The Falcon Heavy is the second most powerful rocket in history, bested only by the Saturn V — aka the rocket used to put man on the moon. But Musk was reportedly uncertain that the launch would be successful.
In the end, the Falcon Heavy’s launch was a stunning success. Not only did the SpaceX rocket make it into orbit, but the company also managed to land two of the rocket’s boosters in an upright position at Kennedy Space Center’s landing pad. Unfortunately, the third booster, which was supposed to land on a SpaceX drone ship in the ocean, exploded and failed to return to Earth. Even so, this is the first time a rocket’s boosters have been successfully recovered, and that means the Falcon Heavy can be reused for multiple launches.

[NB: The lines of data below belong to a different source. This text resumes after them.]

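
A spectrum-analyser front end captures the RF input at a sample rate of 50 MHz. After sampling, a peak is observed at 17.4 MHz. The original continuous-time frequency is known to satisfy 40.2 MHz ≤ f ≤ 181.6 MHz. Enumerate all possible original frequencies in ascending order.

Frequencies that alias to 17.4 MHz are k·fs ± 17.4 MHz for integer k ≥ 0.
k=0: 17.4 MHz.
k=1: 32.6 MHz, 67.4 MHz.
k=2: 82.6 MHz, 117.4 MHz.
k=3: 132.6 MHz, 167.4 MHz.
k=4: 182.6 MHz, 217.4 MHz.
Within [40.2 MHz, 181.6 MHz]: 67.4 MHz, 82.6 MHz, 117.4 MHz, 132.6 MHz, 167.4 MHz.

67.4 MHz, 82.6 MHz, 117.4 MHz, 132.6 MHz, 167.4 MHz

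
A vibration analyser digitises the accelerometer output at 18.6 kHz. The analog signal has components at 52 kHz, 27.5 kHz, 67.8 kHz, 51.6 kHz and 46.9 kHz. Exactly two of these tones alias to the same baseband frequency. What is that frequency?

fs/2 = 9.3 kHz.
52 kHz mod fs = 14.8 kHz.
14.8 kHz > fs/2 = 9.3 kHz, folds to fs − 14.8 kHz = 3.8 kHz.
27.5 kHz mod fs = 8.9 kHz.
8.9 kHz ≤ fs/2 = 9.3 kHz, appears at 8.9 kHz.
67.8 kHz mod fs = 12 kHz.
12 kHz > fs/2 = 9.3 kHz, folds to fs − 12 kHz = 6.6 kHz.
51.6 kHz mod fs = 14.4 kHz.
14.4 kHz > fs/2 = 9.3 kHz, folds to fs − 14.4 kHz = 4.2 kHz.
46.9 kHz mod fs = 9.7 kHz.
9.7 kHz > fs/2 = 9.3 kHz, folds to fs − 9.7 kHz = 8.9 kHz.
27.5 kHz and 46.9 kHz both map to 8.9 kHz.

8.9 kHz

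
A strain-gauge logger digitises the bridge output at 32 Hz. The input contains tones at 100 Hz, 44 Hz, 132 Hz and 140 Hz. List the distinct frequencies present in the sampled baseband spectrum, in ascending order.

4 Hz, 12 Hz

fs/2 = 16 Hz.
100 Hz mod fs = 4 Hz.
4 Hz ≤ fs/2 = 16 Hz, appears at 4 Hz.
44 Hz mod fs = 12 Hz.
12 Hz ≤ fs/2 = 16 Hz, appears at 12 Hz.
132 Hz mod fs = 4 Hz.
4 Hz ≤ fs/2 = 16 Hz, appears at 4 Hz.
140 Hz mod fs = 12 Hz.
12 Hz ≤ fs/2 = 16 Hz, appears at 12 Hz.
Distinct values: {4 Hz, 12 Hz}.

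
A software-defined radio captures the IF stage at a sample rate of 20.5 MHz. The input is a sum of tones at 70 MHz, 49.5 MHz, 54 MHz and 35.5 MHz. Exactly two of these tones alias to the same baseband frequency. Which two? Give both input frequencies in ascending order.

49.5 MHz, 70 MHz

fs/2 = 10.25 MHz.
70 MHz mod fs = 8.5 MHz.
8.5 MHz ≤ fs/2 = 10.25 MHz, appears at 8.5 MHz.
49.5 MHz mod fs = 8.5 MHz.
8.5 MHz ≤ fs/2 = 10.25 MHz, appears at 8.5 MHz.
54 MHz mod fs = 13 MHz.
13 MHz > fs/2 = 10.25 MHz, folds to fs − 13 MHz = 7.5 MHz.
35.5 MHz mod fs = 15 MHz.
15 MHz > fs/2 = 10.25 MHz, folds to fs − 15 MHz = 5.5 MHz.
49.5 MHz and 70 MHz both map to 8.5 MHz.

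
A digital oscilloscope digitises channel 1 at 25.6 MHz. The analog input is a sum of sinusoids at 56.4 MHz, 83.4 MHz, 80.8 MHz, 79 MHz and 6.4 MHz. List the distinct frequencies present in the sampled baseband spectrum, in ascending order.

2.2 MHz, 4 MHz, 5.2 MHz, 6.4 MHz, 6.6 MHz

fs/2 = 12.8 MHz.
56.4 MHz mod fs = 5.2 MHz.
5.2 MHz ≤ fs/2 = 12.8 MHz, appears at 5.2 MHz.
83.4 MHz mod fs = 6.6 MHz.
6.6 MHz ≤ fs/2 = 12.8 MHz, appears at 6.6 MHz.
80.8 MHz mod fs = 4 MHz.
4 MHz ≤ fs/2 = 12.8 MHz, appears at 4 MHz.
79 MHz mod fs = 2.2 MHz.
2.2 MHz ≤ fs/2 = 12.8 MHz, appears at 2.2 MHz.
6.4 MHz ≤ fs/2 = 12.8 MHz, passes unchanged.
Distinct values: {2.2 MHz, 4 MHz, 5.2 MHz, 6.4 MHz, 6.6 MHz}.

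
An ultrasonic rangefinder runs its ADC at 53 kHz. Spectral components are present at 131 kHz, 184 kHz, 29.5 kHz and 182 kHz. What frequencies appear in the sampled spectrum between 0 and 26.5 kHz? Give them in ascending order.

fs/2 = 26.5 kHz.
131 kHz mod fs = 25 kHz.
25 kHz ≤ fs/2 = 26.5 kHz, appears at 25 kHz.
184 kHz mod fs = 25 kHz.
25 kHz ≤ fs/2 = 26.5 kHz, appears at 25 kHz.
29.5 kHz > fs/2 = 26.5 kHz, folds to fs − 29.5 kHz = 23.5 kHz.
182 kHz mod fs = 23 kHz.
23 kHz ≤ fs/2 = 26.5 kHz, appears at 23 kHz.
Distinct values: {23 kHz, 23.5 kHz, 25 kHz}.

23 kHz, 23.5 kHz, 25 kHz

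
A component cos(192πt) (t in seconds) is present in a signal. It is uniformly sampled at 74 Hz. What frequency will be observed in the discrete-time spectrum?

22 Hz

ω = 192π rad/s → f = ω/(2π) = 96 Hz.
96 Hz mod fs = 22 Hz.
22 Hz ≤ fs/2 = 37 Hz, appears at 22 Hz.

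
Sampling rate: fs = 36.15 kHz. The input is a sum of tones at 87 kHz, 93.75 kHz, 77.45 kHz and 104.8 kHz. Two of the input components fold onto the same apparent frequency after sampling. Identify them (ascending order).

87 kHz, 93.75 kHz

fs/2 = 18.075 kHz.
87 kHz mod fs = 14.7 kHz.
14.7 kHz ≤ fs/2 = 18.075 kHz, appears at 14.7 kHz.
93.75 kHz mod fs = 21.45 kHz.
21.45 kHz > fs/2 = 18.075 kHz, folds to fs − 21.45 kHz = 14.7 kHz.
77.45 kHz mod fs = 5.15 kHz.
5.15 kHz ≤ fs/2 = 18.075 kHz, appears at 5.15 kHz.
104.8 kHz mod fs = 32.5 kHz.
32.5 kHz > fs/2 = 18.075 kHz, folds to fs − 32.5 kHz = 3.65 kHz.
87 kHz and 93.75 kHz both map to 14.7 kHz.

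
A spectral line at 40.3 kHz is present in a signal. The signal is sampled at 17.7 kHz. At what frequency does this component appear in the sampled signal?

40.3 kHz mod fs = 4.9 kHz.
4.9 kHz ≤ fs/2 = 8.85 kHz, appears at 4.9 kHz.

4.9 kHz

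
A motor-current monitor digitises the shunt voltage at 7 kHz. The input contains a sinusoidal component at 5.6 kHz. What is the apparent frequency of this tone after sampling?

1.4 kHz

5.6 kHz > fs/2 = 3.5 kHz, folds to fs − 5.6 kHz = 1.4 kHz.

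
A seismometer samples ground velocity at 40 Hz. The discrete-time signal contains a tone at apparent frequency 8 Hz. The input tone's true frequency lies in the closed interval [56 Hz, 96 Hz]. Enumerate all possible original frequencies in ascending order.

72 Hz, 88 Hz

Frequencies that alias to 8 Hz are k·fs ± 8 Hz for integer k ≥ 0.
k=0: 8 Hz.
k=1: 32 Hz, 48 Hz.
k=2: 72 Hz, 88 Hz.
k=3: 112 Hz, 128 Hz.
Within [56 Hz, 96 Hz]: 72 Hz, 88 Hz.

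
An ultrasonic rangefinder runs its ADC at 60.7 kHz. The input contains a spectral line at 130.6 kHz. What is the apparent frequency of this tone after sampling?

130.6 kHz mod fs = 9.2 kHz.
9.2 kHz ≤ fs/2 = 30.35 kHz, appears at 9.2 kHz.

9.2 kHz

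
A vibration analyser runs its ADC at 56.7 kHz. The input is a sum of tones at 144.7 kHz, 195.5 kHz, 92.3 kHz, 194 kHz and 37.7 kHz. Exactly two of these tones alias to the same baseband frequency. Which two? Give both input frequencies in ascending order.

144.7 kHz, 195.5 kHz

fs/2 = 28.35 kHz.
144.7 kHz mod fs = 31.3 kHz.
31.3 kHz > fs/2 = 28.35 kHz, folds to fs − 31.3 kHz = 25.4 kHz.
195.5 kHz mod fs = 25.4 kHz.
25.4 kHz ≤ fs/2 = 28.35 kHz, appears at 25.4 kHz.
92.3 kHz mod fs = 35.6 kHz.
35.6 kHz > fs/2 = 28.35 kHz, folds to fs − 35.6 kHz = 21.1 kHz.
194 kHz mod fs = 23.9 kHz.
23.9 kHz ≤ fs/2 = 28.35 kHz, appears at 23.9 kHz.
37.7 kHz > fs/2 = 28.35 kHz, folds to fs − 37.7 kHz = 19 kHz.
144.7 kHz and 195.5 kHz both map to 25.4 kHz.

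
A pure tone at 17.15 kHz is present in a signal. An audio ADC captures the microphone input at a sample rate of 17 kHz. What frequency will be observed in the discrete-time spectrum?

0.15 kHz

17.15 kHz mod fs = 0.15 kHz.
0.15 kHz ≤ fs/2 = 8.5 kHz, appears at 0.15 kHz.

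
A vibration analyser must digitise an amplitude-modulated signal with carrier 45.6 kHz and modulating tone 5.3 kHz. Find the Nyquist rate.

101.8 kHz

AM sidebands sit at fc ± fm = 40.3 kHz and 50.9 kHz.
Highest-frequency component: 50.9 kHz.
Nyquist rate = 2 × 50.9 kHz = 101.8 kHz.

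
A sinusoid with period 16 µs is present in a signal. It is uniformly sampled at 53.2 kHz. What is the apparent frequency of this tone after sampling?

T = 16 µs → f = 1/T = 62.5 kHz.
62.5 kHz mod fs = 9.3 kHz.
9.3 kHz ≤ fs/2 = 26.6 kHz, appears at 9.3 kHz.

9.3 kHz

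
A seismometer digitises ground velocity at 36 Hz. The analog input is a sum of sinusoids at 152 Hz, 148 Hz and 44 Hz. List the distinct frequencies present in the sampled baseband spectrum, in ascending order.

4 Hz, 8 Hz

fs/2 = 18 Hz.
152 Hz mod fs = 8 Hz.
8 Hz ≤ fs/2 = 18 Hz, appears at 8 Hz.
148 Hz mod fs = 4 Hz.
4 Hz ≤ fs/2 = 18 Hz, appears at 4 Hz.
44 Hz mod fs = 8 Hz.
8 Hz ≤ fs/2 = 18 Hz, appears at 8 Hz.
Distinct values: {4 Hz, 8 Hz}.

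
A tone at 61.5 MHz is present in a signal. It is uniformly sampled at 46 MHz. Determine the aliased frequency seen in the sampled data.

61.5 MHz mod fs = 15.5 MHz.
15.5 MHz ≤ fs/2 = 23 MHz, appears at 15.5 MHz.

15.5 MHz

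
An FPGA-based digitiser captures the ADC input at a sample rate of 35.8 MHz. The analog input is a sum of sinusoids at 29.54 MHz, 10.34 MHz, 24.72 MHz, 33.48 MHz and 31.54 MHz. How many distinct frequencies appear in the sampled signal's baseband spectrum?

5

fs/2 = 17.9 MHz.
29.54 MHz > fs/2 = 17.9 MHz, folds to fs − 29.54 MHz = 6.26 MHz.
10.34 MHz ≤ fs/2 = 17.9 MHz, passes unchanged.
24.72 MHz > fs/2 = 17.9 MHz, folds to fs − 24.72 MHz = 11.08 MHz.
33.48 MHz > fs/2 = 17.9 MHz, folds to fs − 33.48 MHz = 2.32 MHz.
31.54 MHz > fs/2 = 17.9 MHz, folds to fs − 31.54 MHz = 4.26 MHz.
Distinct values: {2.32 MHz, 4.26 MHz, 6.26 MHz, 10.34 MHz, 11.08 MHz} → 5.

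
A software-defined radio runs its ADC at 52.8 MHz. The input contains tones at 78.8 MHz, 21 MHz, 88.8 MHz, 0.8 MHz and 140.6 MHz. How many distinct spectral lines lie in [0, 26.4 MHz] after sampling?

5

fs/2 = 26.4 MHz.
78.8 MHz mod fs = 26 MHz.
26 MHz ≤ fs/2 = 26.4 MHz, appears at 26 MHz.
21 MHz ≤ fs/2 = 26.4 MHz, passes unchanged.
88.8 MHz mod fs = 36 MHz.
36 MHz > fs/2 = 26.4 MHz, folds to fs − 36 MHz = 16.8 MHz.
0.8 MHz ≤ fs/2 = 26.4 MHz, passes unchanged.
140.6 MHz mod fs = 35 MHz.
35 MHz > fs/2 = 26.4 MHz, folds to fs − 35 MHz = 17.8 MHz.
Distinct values: {0.8 MHz, 16.8 MHz, 17.8 MHz, 21 MHz, 26 MHz} → 5.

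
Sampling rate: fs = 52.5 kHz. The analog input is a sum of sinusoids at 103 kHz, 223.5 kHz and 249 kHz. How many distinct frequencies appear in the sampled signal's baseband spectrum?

fs/2 = 26.25 kHz.
103 kHz mod fs = 50.5 kHz.
50.5 kHz > fs/2 = 26.25 kHz, folds to fs − 50.5 kHz = 2 kHz.
223.5 kHz mod fs = 13.5 kHz.
13.5 kHz ≤ fs/2 = 26.25 kHz, appears at 13.5 kHz.
249 kHz mod fs = 39 kHz.
39 kHz > fs/2 = 26.25 kHz, folds to fs − 39 kHz = 13.5 kHz.
Distinct values: {2 kHz, 13.5 kHz} → 2.

2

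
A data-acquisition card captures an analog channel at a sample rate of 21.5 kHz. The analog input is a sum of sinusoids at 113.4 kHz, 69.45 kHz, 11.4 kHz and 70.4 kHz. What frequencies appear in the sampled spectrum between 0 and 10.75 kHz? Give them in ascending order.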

And the rocket was not the only vehicle sent into orbit yesterday. A Tesla roadster was loaded aboard the rocket, complete with a “Don’t Panic” license plate. Although the rocket carrying the car was supposed to enter an orbit around Mars, the engines were so powerful that it overshot its course, reaching the asteroid belt between Mars and Jupiter. Musk posted photos of the car drifting through space, playing David Bowie’s “Space Oddity” on a loop.
SpaceX is the first non-government company to execute an effective rocket launch. The company has been launching its Falcon 9 rocket since 2012, using the aircraft to bring cargo to the International Space Station. It has also used the Falcon 9 to release breathtaking photos of Earth from space.
Musk’s achievements in spaceflight have shattered preconceived notions that only government agencies can reach for the stars. We can’t wait to see how SpaceX will continue to revolutionize space travel.